Specifically, Ericsson noted that a base station covering 4 square kilometers would be able to provide voice services to around 85 percent of indoor locations, mainly because voice calls only require 12.5 Kbps connections. However, under that same scenario an operator would be able to provide streaming video services to only 17 percent of indoor subscribers because a video streaming connection requires speeds of 720 Kbps.
Further, Ericsson used network speed test data from Ookla's Speedtest.net service to evaluate the "app coverage" in major cities across the world. According to the company's findings, Copenhagen showed by far the fastest speeds, at more than 1,500 Kbps, followed by Oslo and Seoul. Two American cities--Miami and New York--were in the middle of the pack, providing average speeds of around 320 Kbps.
Not surprisingly, Gilstrap noted that Ericsson's new line of in-building equipment would help operators provide suitable "app coverage" in buildings and other hard-to-reach locations. Gilstrap specifically pointed to Ericsson's new Radio Dot System, a miniature disk-shaped cellular radio that weighs only 300 grams and will be available commercially in late 2014.

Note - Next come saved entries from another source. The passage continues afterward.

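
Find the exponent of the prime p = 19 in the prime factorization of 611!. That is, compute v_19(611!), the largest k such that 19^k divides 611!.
v_19(611!) = 33

Legendre's formula: v_p(n!) = Σ_{k ≥ 1} ⌊n / p^k⌋. For p = 19, n = 611, the terms are:
  ⌊611/19^1⌋ = ⌊611/19⌋ = 32
  ⌊611/19^2⌋ = ⌊611/361⌋ = 1
(the next term ⌊611/19^3⌋ = 0, terminating the sum). Summing: v_19(611!) = 32 + 1 = 33.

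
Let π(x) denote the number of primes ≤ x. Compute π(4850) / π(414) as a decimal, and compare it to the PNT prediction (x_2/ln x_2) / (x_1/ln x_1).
π(4850)/π(414) = 650/80 ≈ 8.1250;  PNT prediction ≈ 8.3180.

π(414) = 80 and π(4850) = 650, so π(4850)/π(414) ≈ 8.1250. The PNT-predicted ratio is (4850/ln(4850)) / (414/ln(414)) ≈ 8.3180. The two agree to within a few percent, as expected.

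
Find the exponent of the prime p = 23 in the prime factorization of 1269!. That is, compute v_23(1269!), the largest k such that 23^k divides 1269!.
v_23(1269!) = 57

Legendre's formula: v_p(n!) = Σ_{k ≥ 1} ⌊n / p^k⌋. For p = 23, n = 1269, the terms are:
  ⌊1269/23^1⌋ = ⌊1269/23⌋ = 55
  ⌊1269/23^2⌋ = ⌊1269/529⌋ = 2
(the next term ⌊1269/23^3⌋ = 0, terminating the sum). Summing: v_23(1269!) = 55 + 2 = 57.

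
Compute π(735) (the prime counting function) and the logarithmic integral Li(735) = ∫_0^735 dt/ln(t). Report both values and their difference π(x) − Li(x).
π(735) = 130;  Li(735) ≈ 138.41;  π(x) − Li(x) ≈ -8.41.

Direct count of primes ≤ 735 gives π(735) = 130. Numerical evaluation of the logarithmic integral gives Li(735) ≈ 138.41. The difference π(x) − Li(x) ≈ -8.41 is typically negative for small/moderate x (Li(x) overestimates), though Littlewood's theorem shows this sign changes infinitely often.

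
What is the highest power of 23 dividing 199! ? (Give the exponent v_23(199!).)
v_23(199!) = 8

Legendre's formula: v_p(n!) = Σ_{k ≥ 1} ⌊n / p^k⌋. For p = 23, n = 199, the terms are:
  ⌊199/23^1⌋ = ⌊199/23⌋ = 8
(the next term ⌊199/23^2⌋ = 0, terminating the sum). Summing: v_23(199!) = 8 = 8.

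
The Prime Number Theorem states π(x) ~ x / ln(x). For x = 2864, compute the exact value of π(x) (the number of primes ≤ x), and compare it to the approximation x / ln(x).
π(2864) = 416;  x/ln(x) ≈ 359.80;  relative error ≈ 13.51%.

Directly count primes up to 2864: π(2864) = 416. The PNT approximation gives 2864/ln(2864) ≈ 2864/7.95997 ≈ 359.80. Relative error (π(x) − x/ln(x)) / π(x) ≈ 13.51%; the approximation is known to undercount slightly (Li(x) is a better estimate).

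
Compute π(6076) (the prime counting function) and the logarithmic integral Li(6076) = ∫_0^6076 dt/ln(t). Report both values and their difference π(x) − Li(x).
π(6076) = 792;  Li(6076) ≈ 809.14;  π(x) − Li(x) ≈ -17.14.

Direct count of primes ≤ 6076 gives π(6076) = 792. Numerical evaluation of the logarithmic integral gives Li(6076) ≈ 809.14. The difference π(x) − Li(x) ≈ -17.14 is typically negative for small/moderate x (Li(x) overestimates), though Littlewood's theorem shows this sign changes infinitely often.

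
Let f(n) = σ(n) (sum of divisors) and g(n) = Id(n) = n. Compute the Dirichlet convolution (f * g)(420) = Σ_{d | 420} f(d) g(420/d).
(σ * Id)(420) = 19635

Divisors of 420: [1, 2, 3, 4, 5, 6, 7, 10, 12, 14, 15, 20, 21, 28, 30, 35, 42, 60, 70, 84, 105, 140, 210, 420]. For each d | 420:
  d = 1: σ(1) · Id(420/1) = 1 · 420 = 420
  d = 2: σ(2) · Id(420/2) = 3 · 210 = 630
  d = 3: σ(3) · Id(420/3) = 4 · 140 = 560
  d = 4: σ(4) · Id(420/4) = 7 · 105 = 735
  d = 5: σ(5) · Id(420/5) = 6 · 84 = 504
  d = 6: σ(6) · Id(420/6) = 12 · 70 = 840
  d = 7: σ(7) · Id(420/7) = 8 · 60 = 480
  d = 10: σ(10) · Id(420/10) = 18 · 42 = 756
  d = 12: σ(12) · Id(420/12) = 28 · 35 = 980
  d = 14: σ(14) · Id(420/14) = 24 · 30 = 720
  d = 15: σ(15) · Id(420/15) = 24 · 28 = 672
  d = 20: σ(20) · Id(420/20) = 42 · 21 = 882
  d = 21: σ(21) · Id(420/21) = 32 · 20 = 640
  d = 28: σ(28) · Id(420/28) = 56 · 15 = 840
  d = 30: σ(30) · Id(420/30) = 72 · 14 = 1008
  d = 35: σ(35) · Id(420/35) = 48 · 12 = 576
  d = 42: σ(42) · Id(420/42) = 96 · 10 = 960
  d = 60: σ(60) · Id(420/60) = 168 · 7 = 1176
  d = 70: σ(70) · Id(420/70) = 144 · 6 = 864
  d = 84: σ(84) · Id(420/84) = 224 · 5 = 1120
  d = 105: σ(105) · Id(420/105) = 192 · 4 = 768
  d = 140: σ(140) · Id(420/140) = 336 · 3 = 1008
  d = 210: σ(210) · Id(420/210) = 576 · 2 = 1152
  d = 420: σ(420) · Id(420/420) = 1344 · 1 = 1344
Summing: (σ * Id)(420) = 420 + 630 + 560 + 735 + 504 + 840 + 480 + 756 + 980 + 720 + 672 + 882 + 640 + 840 + 1008 + 576 + 960 + 1176 + 864 + 1120 + 768 + 1008 + 1152 + 1344 = 19635.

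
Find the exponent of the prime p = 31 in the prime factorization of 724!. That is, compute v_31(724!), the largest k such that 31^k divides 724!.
v_31(724!) = 23

Legendre's formula: v_p(n!) = Σ_{k ≥ 1} ⌊n / p^k⌋. For p = 31, n = 724, the terms are:
  ⌊724/31^1⌋ = ⌊724/31⌋ = 23
(the next term ⌊724/31^2⌋ = 0, terminating the sum). Summing: v_31(724!) = 23 = 23.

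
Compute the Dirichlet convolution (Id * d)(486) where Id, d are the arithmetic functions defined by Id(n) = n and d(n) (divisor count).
(Id * d)(486) = 2172

Divisors of 486: [1, 2, 3, 6, 9, 18, 27, 54, 81, 162, 243, 486]. For each d | 486:
  d = 1: Id(1) · d(486/1) = 1 · 12 = 12
  d = 2: Id(2) · d(486/2) = 2 · 6 = 12
  d = 3: Id(3) · d(486/3) = 3 · 10 = 30
  d = 6: Id(6) · d(486/6) = 6 · 5 = 30
  d = 9: Id(9) · d(486/9) = 9 · 8 = 72
  d = 18: Id(18) · d(486/18) = 18 · 4 = 72
  d = 27: Id(27) · d(486/27) = 27 · 6 = 162
  d = 54: Id(54) · d(486/54) = 54 · 3 = 162
  d = 81: Id(81) · d(486/81) = 81 · 4 = 324
  d = 162: Id(162) · d(486/162) = 162 · 2 = 324
  d = 243: Id(243) · d(486/243) = 243 · 2 = 486
  d = 486: Id(486) · d(486/486) = 486 · 1 = 486
Summing: (Id * d)(486) = 12 + 12 + 30 + 30 + 72 + 72 + 162 + 162 + 324 + 324 + 486 + 486 = 2172.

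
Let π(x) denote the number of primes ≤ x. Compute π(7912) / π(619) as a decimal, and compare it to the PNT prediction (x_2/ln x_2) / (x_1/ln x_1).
π(7912)/π(619) = 999/114 ≈ 8.7632;  PNT prediction ≈ 9.1535.

π(619) = 114 and π(7912) = 999, so π(7912)/π(619) ≈ 8.7632. The PNT-predicted ratio is (7912/ln(7912)) / (619/ln(619)) ≈ 9.1535. The two agree to within a few percent, as expected.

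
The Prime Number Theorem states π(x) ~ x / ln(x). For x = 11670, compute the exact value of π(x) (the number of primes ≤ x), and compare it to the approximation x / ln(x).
π(11670) = 1400;  x/ln(x) ≈ 1246.16;  relative error ≈ 10.99%.

Directly count primes up to 11670: π(11670) = 1400. The PNT approximation gives 11670/ln(11670) ≈ 11670/9.36478 ≈ 1246.16. Relative error (π(x) − x/ln(x)) / π(x) ≈ 10.99%; the approximation is known to undercount slightly (Li(x) is a better estimate).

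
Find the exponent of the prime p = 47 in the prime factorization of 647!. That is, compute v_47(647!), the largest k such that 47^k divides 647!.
v_47(647!) = 13

Legendre's formula: v_p(n!) = Σ_{k ≥ 1} ⌊n / p^k⌋. For p = 47, n = 647, the terms are:
  ⌊647/47^1⌋ = ⌊647/47⌋ = 13
(the next term ⌊647/47^2⌋ = 0, terminating the sum). Summing: v_47(647!) = 13 = 13.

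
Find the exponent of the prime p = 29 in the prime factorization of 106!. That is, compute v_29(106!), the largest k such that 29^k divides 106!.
v_29(106!) = 3

Legendre's formula: v_p(n!) = Σ_{k ≥ 1} ⌊n / p^k⌋. For p = 29, n = 106, the terms are:
  ⌊106/29^1⌋ = ⌊106/29⌋ = 3
(the next term ⌊106/29^2⌋ = 0, terminating the sum). Summing: v_29(106!) = 3 = 3.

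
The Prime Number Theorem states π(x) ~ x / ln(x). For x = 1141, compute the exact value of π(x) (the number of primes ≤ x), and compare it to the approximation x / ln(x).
π(1141) = 189;  x/ln(x) ≈ 162.08;  relative error ≈ 14.24%.

Directly count primes up to 1141: π(1141) = 189. The PNT approximation gives 1141/ln(1141) ≈ 1141/7.03966 ≈ 162.08. Relative error (π(x) − x/ln(x)) / π(x) ≈ 14.24%; the approximation is known to undercount slightly (Li(x) is a better estimate).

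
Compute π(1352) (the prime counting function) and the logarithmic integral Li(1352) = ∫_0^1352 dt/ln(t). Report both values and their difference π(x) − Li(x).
π(1352) = 217;  Li(1352) ≈ 227.43;  π(x) − Li(x) ≈ -10.43.

Direct count of primes ≤ 1352 gives π(1352) = 217. Numerical evaluation of the logarithmic integral gives Li(1352) ≈ 227.43. The difference π(x) − Li(x) ≈ -10.43 is typically negative for small/moderate x (Li(x) overestimates), though Littlewood's theorem shows this sign changes infinitely often.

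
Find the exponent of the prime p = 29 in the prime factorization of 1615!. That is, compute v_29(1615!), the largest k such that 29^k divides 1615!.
v_29(1615!) = 56

Legendre's formula: v_p(n!) = Σ_{k ≥ 1} ⌊n / p^k⌋. For p = 29, n = 1615, the terms are:
  ⌊1615/29^1⌋ = ⌊1615/29⌋ = 55
  ⌊1615/29^2⌋ = ⌊1615/841⌋ = 1
(the next term ⌊1615/29^3⌋ = 0, terminating the sum). Summing: v_29(1615!) = 55 + 1 = 56.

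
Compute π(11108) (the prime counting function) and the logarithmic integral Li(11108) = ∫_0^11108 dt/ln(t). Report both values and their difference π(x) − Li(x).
π(11108) = 1345;  Li(11108) ≈ 1365.74;  π(x) − Li(x) ≈ -20.74.

Direct count of primes ≤ 11108 gives π(11108) = 1345. Numerical evaluation of the logarithmic integral gives Li(11108) ≈ 1365.74. The difference π(x) − Li(x) ≈ -20.74 is typically negative for small/moderate x (Li(x) overestimates), though Littlewood's theorem shows this sign changes infinitely often.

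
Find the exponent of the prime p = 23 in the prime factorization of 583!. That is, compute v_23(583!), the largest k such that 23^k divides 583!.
v_23(583!) = 26

Legendre's formula: v_p(n!) = Σ_{k ≥ 1} ⌊n / p^k⌋. For p = 23, n = 583, the terms are:
  ⌊583/23^1⌋ = ⌊583/23⌋ = 25
  ⌊583/23^2⌋ = ⌊583/529⌋ = 1
(the next term ⌊583/23^3⌋ = 0, terminating the sum). Summing: v_23(583!) = 25 + 1 = 26.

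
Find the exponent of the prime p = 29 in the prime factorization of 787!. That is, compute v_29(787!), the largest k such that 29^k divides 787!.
v_29(787!) = 27

Legendre's formula: v_p(n!) = Σ_{k ≥ 1} ⌊n / p^k⌋. For p = 29, n = 787, the terms are:
  ⌊787/29^1⌋ = ⌊787/29⌋ = 27
(the next term ⌊787/29^2⌋ = 0, terminating the sum). Summing: v_29(787!) = 27 = 27.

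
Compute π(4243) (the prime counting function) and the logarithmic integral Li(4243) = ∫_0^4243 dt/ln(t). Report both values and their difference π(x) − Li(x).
π(4243) = 582;  Li(4243) ≈ 594.56;  π(x) − Li(x) ≈ -12.56.

Direct count of primes ≤ 4243 gives π(4243) = 582. Numerical evaluation of the logarithmic integral gives Li(4243) ≈ 594.56. The difference π(x) − Li(x) ≈ -12.56 is typically negative for small/moderate x (Li(x) overestimates), though Littlewood's theorem shows this sign changes infinitely often.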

More broadly though, Ericsson's Mobility Report provided forecasts on a number of major wireless industry measurements, derived from the company's management of around 100 wireless networks across the globe. Ericsson predicted that mobile subscriptions will near 9.3 billion by 2019, 5.6 billion of which will be for smartphones. The company also said that 90 percent of the world's population will be covered by WCDMA/HSPA in 2019, and 65 percent will be covered by LTE. In North America, LTE will represent the majority of subscriptions in the region in 2016, growing to around 85 percent in 2019.
Interestingly, Ericsson found that, in 2013, the total amount of wireless data traffic generated by mobile phones exceeded that from mobile PCs, tablets and mobile routers for the first time. The company attributed this to the shift in usage to smartphones, along with the devices' increasing screen size and utility.
As for the types of content people are accessing on mobile networks, Ericsson said that in 2013 around 35 percent of traffic was video, but that percent will balloon to more than 50 percent in 2019.